Maybe I am using it improperly… These domains are web servers that are https only, and handle their own certs. I don’t think I quite understand how this is supposed to work with caddy, but if I don’t skip verify, it won’t work. I believe caddy is trying to pull a cert when the webpage already has its own… Do I need to copy the caddy cert that it generates and add it to the web server I’m connecting to?
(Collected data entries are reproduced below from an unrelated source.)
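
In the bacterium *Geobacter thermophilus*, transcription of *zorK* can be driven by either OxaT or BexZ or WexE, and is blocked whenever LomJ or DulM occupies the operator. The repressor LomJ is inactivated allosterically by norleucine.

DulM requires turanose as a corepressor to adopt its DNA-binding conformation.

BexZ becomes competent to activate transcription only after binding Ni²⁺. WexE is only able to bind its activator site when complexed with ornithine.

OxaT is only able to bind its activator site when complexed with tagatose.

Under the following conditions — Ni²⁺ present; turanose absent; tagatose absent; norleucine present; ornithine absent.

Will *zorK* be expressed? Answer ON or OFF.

Tagatose is absent, so OxaT is inactive.
Norleucine is present, so LomJ is inactive.
Ni²⁺ is present, so BexZ is active.
Ornithine is absent, so WexE is inactive.
Turanose is absent, so DulM is inactive.
Activator BexZ is present, so *zorK* is transcribed.

ON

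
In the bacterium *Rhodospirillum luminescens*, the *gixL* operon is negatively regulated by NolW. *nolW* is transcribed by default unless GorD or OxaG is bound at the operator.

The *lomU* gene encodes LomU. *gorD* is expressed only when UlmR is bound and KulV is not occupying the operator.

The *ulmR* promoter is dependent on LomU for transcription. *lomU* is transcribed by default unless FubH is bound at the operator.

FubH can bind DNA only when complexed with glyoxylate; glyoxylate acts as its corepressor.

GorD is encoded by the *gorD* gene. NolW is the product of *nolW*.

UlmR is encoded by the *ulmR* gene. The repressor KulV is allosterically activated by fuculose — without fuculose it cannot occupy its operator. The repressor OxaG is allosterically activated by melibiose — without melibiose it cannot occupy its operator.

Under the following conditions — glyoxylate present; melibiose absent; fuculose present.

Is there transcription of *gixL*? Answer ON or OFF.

Glyoxylate is present, so FubH is active.
With repressor FubH bound, *lomU* is not transcribed.
So LomU is not produced.
Required activator LomU is absent, so *ulmR* is not transcribed.
So UlmR is not produced.
Fuculose is present, so KulV is active.
With repressor KulV bound, *gorD* is not transcribed.
So GorD is not produced.
Melibiose is absent, so OxaG is inactive.
With no repressor bound, *nolW* is transcribed.
So NolW is produced and active.
With repressor NolW bound, *gixL* is not transcribed.

OFF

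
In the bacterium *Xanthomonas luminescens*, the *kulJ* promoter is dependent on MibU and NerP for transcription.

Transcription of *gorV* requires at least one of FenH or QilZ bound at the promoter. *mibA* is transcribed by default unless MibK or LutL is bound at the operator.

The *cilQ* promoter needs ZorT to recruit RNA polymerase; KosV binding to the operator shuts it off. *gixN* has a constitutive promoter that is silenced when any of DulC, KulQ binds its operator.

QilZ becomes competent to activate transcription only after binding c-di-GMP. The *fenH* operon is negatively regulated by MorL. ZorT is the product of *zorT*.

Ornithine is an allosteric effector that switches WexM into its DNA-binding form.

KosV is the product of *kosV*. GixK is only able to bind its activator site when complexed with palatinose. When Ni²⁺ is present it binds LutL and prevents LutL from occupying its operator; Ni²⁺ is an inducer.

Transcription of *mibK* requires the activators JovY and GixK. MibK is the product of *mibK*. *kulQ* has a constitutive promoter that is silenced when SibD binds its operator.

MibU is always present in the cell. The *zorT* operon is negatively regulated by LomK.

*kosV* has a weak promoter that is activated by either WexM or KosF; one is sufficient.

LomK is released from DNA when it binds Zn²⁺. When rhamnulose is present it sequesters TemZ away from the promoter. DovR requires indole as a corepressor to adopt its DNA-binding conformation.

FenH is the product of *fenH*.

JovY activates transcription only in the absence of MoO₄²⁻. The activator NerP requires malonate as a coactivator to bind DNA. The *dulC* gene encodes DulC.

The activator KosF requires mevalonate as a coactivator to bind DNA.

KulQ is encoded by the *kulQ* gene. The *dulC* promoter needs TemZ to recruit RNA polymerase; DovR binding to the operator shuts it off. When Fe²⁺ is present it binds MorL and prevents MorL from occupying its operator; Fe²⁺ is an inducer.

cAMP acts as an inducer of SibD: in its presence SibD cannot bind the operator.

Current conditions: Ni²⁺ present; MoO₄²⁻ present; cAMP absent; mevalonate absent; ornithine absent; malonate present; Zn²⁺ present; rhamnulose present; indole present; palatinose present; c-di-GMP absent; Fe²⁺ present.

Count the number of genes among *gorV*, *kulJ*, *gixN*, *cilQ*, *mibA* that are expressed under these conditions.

5

Fe²⁺ is present, so MorL is inactive.
With no repressor bound, *fenH* is transcribed.
So FenH is produced and active.
c-di-GMP is absent, so QilZ is inactive.
Activator FenH is present, so *gorV* is transcribed.
→ *gorV* is ON.
MibU is produced constitutively and is active.
Malonate is present, so NerP is active.
No repressor is bound and MibU and NerP are active, so *kulJ* is transcribed.
→ *kulJ* is ON.
Indole is present, so DovR is active.
Rhamnulose is present, so TemZ is inactive.
With repressor DovR bound, *dulC* is not transcribed.
So DulC is not produced.
cAMP is absent, so SibD is active.
With repressor SibD bound, *kulQ* is not transcribed.
So KulQ is not produced.
With no repressor bound, *gixN* is transcribed.
→ *gixN* is ON.
Zn²⁺ is present, so LomK is inactive.
With no repressor bound, *zorT* is transcribed.
So ZorT is produced and active.
Ornithine is absent, so WexM is inactive.
Mevalonate is absent, so KosF is inactive.
No activator is available at the *kosV* promoter, so *kosV* is not transcribed.
So KosV is not produced.
No repressor is bound and ZorT is active, so *cilQ* is transcribed.
→ *cilQ* is ON.
MoO₄²⁻ is present, so JovY is inactive.
Palatinose is present, so GixK is active.
Required activator JovY is absent, so *mibK* is not transcribed.
So MibK is not produced.
Ni²⁺ is present, so LutL is inactive.
With no repressor bound, *mibA* is transcribed.
→ *mibA* is ON.
5 of the 5 genes are transcribed.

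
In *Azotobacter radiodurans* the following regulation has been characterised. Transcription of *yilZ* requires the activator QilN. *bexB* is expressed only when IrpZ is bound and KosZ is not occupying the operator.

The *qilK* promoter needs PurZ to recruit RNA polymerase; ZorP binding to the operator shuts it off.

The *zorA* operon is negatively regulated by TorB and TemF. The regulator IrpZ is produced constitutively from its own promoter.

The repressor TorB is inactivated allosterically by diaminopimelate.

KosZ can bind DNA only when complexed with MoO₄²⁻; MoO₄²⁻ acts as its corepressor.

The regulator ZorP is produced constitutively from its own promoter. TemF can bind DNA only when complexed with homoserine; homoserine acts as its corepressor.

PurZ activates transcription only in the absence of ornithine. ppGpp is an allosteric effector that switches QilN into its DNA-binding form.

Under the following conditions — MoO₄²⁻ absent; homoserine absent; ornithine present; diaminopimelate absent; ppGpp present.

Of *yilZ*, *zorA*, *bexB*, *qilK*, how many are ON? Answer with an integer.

ppGpp is present, so QilN is active.
No repressor is bound and QilN is active, so *yilZ* is transcribed.
→ *yilZ* is ON.
Diaminopimelate is absent, so TorB is active.
Homoserine is absent, so TemF is inactive.
With repressor TorB bound, *zorA* is not transcribed.
→ *zorA* is OFF.
MoO₄²⁻ is absent, so KosZ is inactive.
IrpZ is produced constitutively and is active.
No repressor is bound and IrpZ is active, so *bexB* is transcribed.
→ *bexB* is ON.
Ornithine is present, so PurZ is inactive.
ZorP is produced constitutively and is active.
With repressor ZorP bound, *qilK* is not transcribed.
→ *qilK* is OFF.
2 of the 4 genes are transcribed.

2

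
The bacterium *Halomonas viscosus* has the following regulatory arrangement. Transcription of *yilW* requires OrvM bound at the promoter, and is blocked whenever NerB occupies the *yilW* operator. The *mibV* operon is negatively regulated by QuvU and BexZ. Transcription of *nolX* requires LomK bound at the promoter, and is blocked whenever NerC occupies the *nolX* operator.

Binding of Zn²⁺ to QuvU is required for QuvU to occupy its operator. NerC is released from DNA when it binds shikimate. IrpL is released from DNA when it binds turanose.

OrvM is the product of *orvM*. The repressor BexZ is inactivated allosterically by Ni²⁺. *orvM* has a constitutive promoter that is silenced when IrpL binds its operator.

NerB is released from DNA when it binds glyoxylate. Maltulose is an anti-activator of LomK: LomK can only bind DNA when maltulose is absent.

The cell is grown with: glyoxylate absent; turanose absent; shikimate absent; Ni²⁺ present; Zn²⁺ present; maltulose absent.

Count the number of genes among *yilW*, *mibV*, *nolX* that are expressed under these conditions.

Turanose is absent, so IrpL is active.
With repressor IrpL bound, *orvM* is not transcribed.
So OrvM is not produced.
Glyoxylate is absent, so NerB is active.
With repressor NerB bound, *yilW* is not transcribed.
→ *yilW* is OFF.
Zn²⁺ is present, so QuvU is active.
Ni²⁺ is present, so BexZ is inactive.
With repressor QuvU bound, *mibV* is not transcribed.
→ *mibV* is OFF.
Shikimate is absent, so NerC is active.
Maltulose is absent, so LomK is active.
With repressor NerC bound, *nolX* is not transcribed.
→ *nolX* is OFF.
0 of the 3 genes are transcribed.

0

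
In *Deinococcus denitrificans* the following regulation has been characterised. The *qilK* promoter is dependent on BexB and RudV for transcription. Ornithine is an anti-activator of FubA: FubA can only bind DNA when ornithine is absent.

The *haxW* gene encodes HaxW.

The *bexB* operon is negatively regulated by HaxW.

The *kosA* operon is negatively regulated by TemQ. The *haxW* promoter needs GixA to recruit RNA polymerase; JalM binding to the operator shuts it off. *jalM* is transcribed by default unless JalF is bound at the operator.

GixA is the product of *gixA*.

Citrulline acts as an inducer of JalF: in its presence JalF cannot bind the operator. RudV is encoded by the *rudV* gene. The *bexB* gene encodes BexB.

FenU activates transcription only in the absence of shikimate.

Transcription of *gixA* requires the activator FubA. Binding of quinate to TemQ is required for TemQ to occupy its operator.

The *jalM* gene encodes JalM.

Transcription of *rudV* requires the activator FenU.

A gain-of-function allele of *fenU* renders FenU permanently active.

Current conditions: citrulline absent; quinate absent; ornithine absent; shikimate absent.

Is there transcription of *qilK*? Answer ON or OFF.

Citrulline is absent, so JalF is active.
With repressor JalF bound, *jalM* is not transcribed.
So JalM is not produced.
Ornithine is absent, so FubA is active.
No repressor is bound and FubA is active, so *gixA* is transcribed.
So GixA is produced and active.
No repressor is bound and GixA is active, so *haxW* is transcribed.
So HaxW is produced and active.
With repressor HaxW bound, *bexB* is not transcribed.
So BexB is not produced.
FenU is constitutively active in this strain.
No repressor is bound and FenU is active, so *rudV* is transcribed.
So RudV is produced and active.
Required activator BexB is absent, so *qilK* is not transcribed.

OFF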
Also, I don’t see any errors when using this method… it seems to have a secure connection?

matt · June 2, 2023, 3:03pm

Your connection to Caddy is secure and trusted, but caddy’s connection to the backend is not.

demuxer86 · June 2, 2023, 3:45pm

OK. I will try disabling the tls skip, and place caddy’s CA in the backend. From what I can tell, that should resolve the issue.

francislavoie · June 2, 2023, 5:22pm

No it’s the other way around, Caddy doesn’t trust the cert your backend is serving. You would need to copy the cert from your backend to Caddy then configure tls_trusted_ca_certs reverse_proxy (Caddyfile directive) — Caddy Documentation.

Or, configure your backend with a publicly trusted cert instead of a self-signed one (which is probably a lot of effort)

Or just proxy to your backend over HTTP instead of HTTPS because you’re turning off security anyway; if the traffic is in your private network, the only risk is that other things in your network may be able to see the traffic, but as long as you trust the devices & software in your network that’s okay.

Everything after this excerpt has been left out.